With no junk mail to fill them up and very little snail mail being sent, letterboxes are becoming a dying breed. Photo: Michele Tydd.
Things are disappearing around the house lately at a rapid rate.
The home phone, gone! The DVD player, gone! The Yellow Pages phone book – so emaciated it may as well be gone, and yesterday came signs the letterbox is on death row thanks to electronic mail.
When I opened the letterbox lid, all I could see was a tiny brown spider joyfully spinning its web like a hiker setting up camp.
When it saw eyes peering from above, its eight legs scuttled into a dusty corner where it hoped for the best.
Sadly, insects and pamphlets are all I seem to find there these days.
At least when my son lived at home there was the occasional speeding fine to justify its upkeep.
It’s sad about the letterbox because it’s been around for nearly 200 years. The British Post Office first encouraged people to install letterboxes in 1849.
For most people in the UK a domestic letterbox was a slit in the door, which is still widely used today.
Before then people had to hoof it to the post office to collect mail and parcels.
The domestic letterbox soon spread around the world as an essential link in the communications chain.
For an inanimate object, it has brought us a load of joy and excitement beyond the usual birthday and Christmas cards.
Before Facebook, Gmail, and WhatsApp it was the receptacle for letters from friends, overseas relatives, and pen pals, as well for colourful postcards from exotic parts of the world — and if you were lucky, a copy of your successful HSC results. They went online in 1999.

In most UK homes, mail would once fall through a slot in the front door.

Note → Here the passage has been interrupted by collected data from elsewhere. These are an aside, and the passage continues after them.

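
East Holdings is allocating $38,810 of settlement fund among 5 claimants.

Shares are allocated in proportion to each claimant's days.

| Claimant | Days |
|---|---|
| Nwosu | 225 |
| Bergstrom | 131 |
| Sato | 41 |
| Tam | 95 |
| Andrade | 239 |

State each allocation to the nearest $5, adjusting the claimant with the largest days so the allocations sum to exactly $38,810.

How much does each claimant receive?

Sum of days: 225 + 131 + 41 + 95 + 239 = 731.
Proportional shares: Nwosu 11,945.62; Bergstrom 6,955.01; Sato 2,176.76; Tam 5,043.71; Andrade 12,688.91.
At nearest $5: Nwosu $11,945; Bergstrom $6,955; Sato $2,175; Tam $5,045; Andrade $12,690. Sum = $38,810.
Rounded total matches; no reconciliation needed.

Nwosu: $11,945 | Bergstrom: $6,955 | Sato: $2,175 | Tam: $5,045 | Andrade: $12,690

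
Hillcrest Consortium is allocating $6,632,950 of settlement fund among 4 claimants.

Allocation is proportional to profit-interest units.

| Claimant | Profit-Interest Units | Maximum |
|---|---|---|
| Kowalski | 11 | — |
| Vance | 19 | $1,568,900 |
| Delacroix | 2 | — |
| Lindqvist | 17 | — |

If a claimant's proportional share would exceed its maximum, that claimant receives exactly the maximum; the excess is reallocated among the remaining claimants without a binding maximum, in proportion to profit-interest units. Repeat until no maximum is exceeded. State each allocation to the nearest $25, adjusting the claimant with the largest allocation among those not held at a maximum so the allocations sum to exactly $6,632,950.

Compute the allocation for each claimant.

Kowalski: $1,856,825 · Vance: $1,568,900 · Delacroix: $337,600 · Lindqvist: $2,869,625

Total profit-interest units = 49.
Unconstrained shares: Kowalski 1,489,029.59; Vance 2,571,960.20; Delacroix 270,732.65; Lindqvist 2,301,227.55.
Capped: Vance ($1,568,900); remaining pool $5,064,050 reallocated over remaining profit-interest units 30.
Remaining shares: Kowalski 1,856,818.33 → $1,856,825; Delacroix 337,603.33 → $337,600; Lindqvist 2,869,628.33 → $2,869,625.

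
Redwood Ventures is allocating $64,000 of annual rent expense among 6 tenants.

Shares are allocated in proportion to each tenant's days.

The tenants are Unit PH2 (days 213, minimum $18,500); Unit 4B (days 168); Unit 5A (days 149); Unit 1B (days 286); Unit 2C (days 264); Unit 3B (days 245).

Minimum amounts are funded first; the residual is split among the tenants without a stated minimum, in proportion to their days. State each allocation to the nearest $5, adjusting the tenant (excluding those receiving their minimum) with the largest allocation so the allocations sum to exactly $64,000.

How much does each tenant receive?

Fund the minimums — Unit PH2 $18,500. Balance $45,500.
Balance split over remaining days 1,112: Unit 4B 6,874.10 → $6,875; Unit 5A 6,096.67 → $6,095; Unit 1B 11,702.34 → $11,700; Unit 2C 10,802.16 → $10,800; Unit 3B 10,024.73 → $10,025.
Rounding difference +$5 applied to Unit 1B → $11,705.

Unit PH2: $18,500 · Unit 4B: $6,875 · Unit 5A: $6,095 · Unit 1B: $11,705 · Unit 2C: $10,800 · Unit 3B: $10,025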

Photo: Penny Griffith.
But it wasn’t all fun and games because letterboxes sometimes held heartbreaking news.
Think world wars, the Vietnam War and the Korean War when the worst news possible for families at home often arrived in the letterbox.
Dear John letters that were used to announce a relationship break-up can also be lumped in with the historic misery category.
Letterboxes themselves have suffered some nasty acts over the years.
In the 60s and 70s when fireworks were legal, it was not unusual for some of the mischievous kids in the street to get their laughs out of blowing up a neighbour’s letterbox with a bunger.
In a random act of skulduggery, I recently found a dog poo wrapped in a serviette in my letterbox, probably the work of a disgruntled neighbour who mistakenly suspected I didn’t pick up my dog’s droppings.
And let’s not forget the letterbox contribution to the performing arts. The US band The Marvelettes had a number-one hit song in 1961 with Please Mr Postman about a lovesick girl feverishly waiting for a letter from her boyfriend.
But the wrecking ball officially fell in 2023 with an Australian Government discussion paper that clearly signalled trouble brewing due to disruptive technology.
Letter volumes, it says, have declined 66 per cent since they peaked in 2007-2008.
“The use of letter services will continue to decline, driven by customer migration to increasingly affordable and sophisticated digital alternatives.”
Proud letterboxes throughout the country understandably shook on their hinges and rightly so because the following year, letter deliveries were cut to every second day.
Letterboxes are officially in semi-retirement, so it’s time now to start preparing for the day it will become a quaint flower box or, better still, a permanent home for a sweet little brown spider.